Yeah, well, they think that about the customers now, too.
"You can easily be replaced with another customer who prints more," is what they are saying to themselves.
In case anyone cares, I'm sitting next to a Brother MFC-J1205W. It cost a couple hundred bucks, came with all full ink cartridges, and makes absolutely gorgeous color prints in addition to obviously being fine for printing-type printing. I've bought more ink for it once and it was $47 for every color of color cartridge with tons of ink inside them (I was out of yellow; I still have the cyan and magenta cartridges, and I've never had to buy more black). I'm extremely happy with it so far.
Before that, I had an Epson Workforce 545. It was pricey but it lasted, no joke, about 15 years, and worked well for the first ten and acceptably after that (not producing beautiful documents any more but still perfectly functional for printing). It only died because someone spilled sauce into it. It was a little more greedy on the ink than the Brother is.
Edit: Oh, and to my knowledge neither of these printers ever tried to tell me that I needed to install their special ~~rootkit~~ software in order to get the full experience of their printer.

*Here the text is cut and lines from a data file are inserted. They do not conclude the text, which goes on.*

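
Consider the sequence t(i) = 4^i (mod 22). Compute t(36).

We have t(0) = 1, t(1) = 4, t(2) = 16, t(3) = 20, t(4) = 14, t(5) = 12, t(6) = 4.
Since t(6) = t(1) = 4, the sequence is eventually periodic: after a pre-period of length 1 it cycles with period 5.
For i ≥ 1, t(i) depends only on (i - 1) mod 5. (36 - 1) mod 5 = 0, so t(36) = t(1) = 4.

4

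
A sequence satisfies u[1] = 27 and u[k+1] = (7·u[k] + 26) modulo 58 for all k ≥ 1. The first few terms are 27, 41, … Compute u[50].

We have u[1] = 27; u[2] = 41; u[3] = 23; u[4] = 13; u[5] = 1; u[6] = 33; u[7] = 25; u[8] = 27.
Since u[8] = u[1] = 27, the sequence is periodic with period 7.
(50 - 1) mod 7 = 0, so u[50] = u[1] = 27.

27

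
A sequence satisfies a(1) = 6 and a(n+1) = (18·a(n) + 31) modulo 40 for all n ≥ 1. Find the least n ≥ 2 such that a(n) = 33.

We have a(1) = 6; a(2) = 19; a(3) = 13; a(4) = 25; a(5) = 1; a(6) = 9; a(7) = 33; a(8) = 25.
Since a(8) = a(4) = 25, the sequence is eventually periodic: after a pre-period of length 3 it cycles with period 4.
The value 33 first appears (with n ≥ 2) at a(7).

7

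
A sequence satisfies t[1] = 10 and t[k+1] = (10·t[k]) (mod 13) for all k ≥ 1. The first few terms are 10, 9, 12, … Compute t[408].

1

Listing terms: t[1] = 10,  t[2] = 9,  t[3] = 12,  t[4] = 3,  t[5] = 4,  t[6] = 1,  t[7] = 10.
The sequence repeats with period 6.
(408 - 1) mod 6 = 5, so t[408] = t[6] = 1.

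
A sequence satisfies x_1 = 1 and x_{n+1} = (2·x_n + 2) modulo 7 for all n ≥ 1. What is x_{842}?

Listing terms: x_1 = 1,  x_2 = 4,  x_3 = 3,  x_4 = 1.
Since x_4 = x_1 = 1, the sequence is periodic with period 3.
So x_{842} = x_{1 + ((842-1) mod 3)} = x_2 = 4.

4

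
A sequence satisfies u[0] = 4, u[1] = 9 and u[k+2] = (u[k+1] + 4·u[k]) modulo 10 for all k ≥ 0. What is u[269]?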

I just plug them in and they print. I feel like that's a selling point in our blighted modern age.
In grad school I picked up a free used HP LaserJet. It had Ethernet, and could use generic/off brand cartridges. Yeah it was big and noisy but it was an awesome workhorse and it Just Worked (with out-of-the-box CUPS/Linux support too, IIRC).
How the mighty have fallen.
Fuck HP, that simple. it's exhibit "a" for the proof of enshittification
Imagine working high up in this company and not wanting to jump off a bridge every time you get off of work. Psychos.
I'm not an investment, I'm a single purchase customer. I buy a thing from you and then I get on with my life.
Do not buy inkjet printers, it is a scam! I dumped mine long ago even with after market ink, it is just a hassle to upkeep it.
I have always had a conspiracy theory that the ink management requirements are set by national security input. All printers have a yellow dot pattern added to every print to identify the printer by a forensics team. I wonder if this is why the ink landscape is so shifty. They want to make sure those dots get printed. My thought on why you can't print black and white when you are only missing colored ink.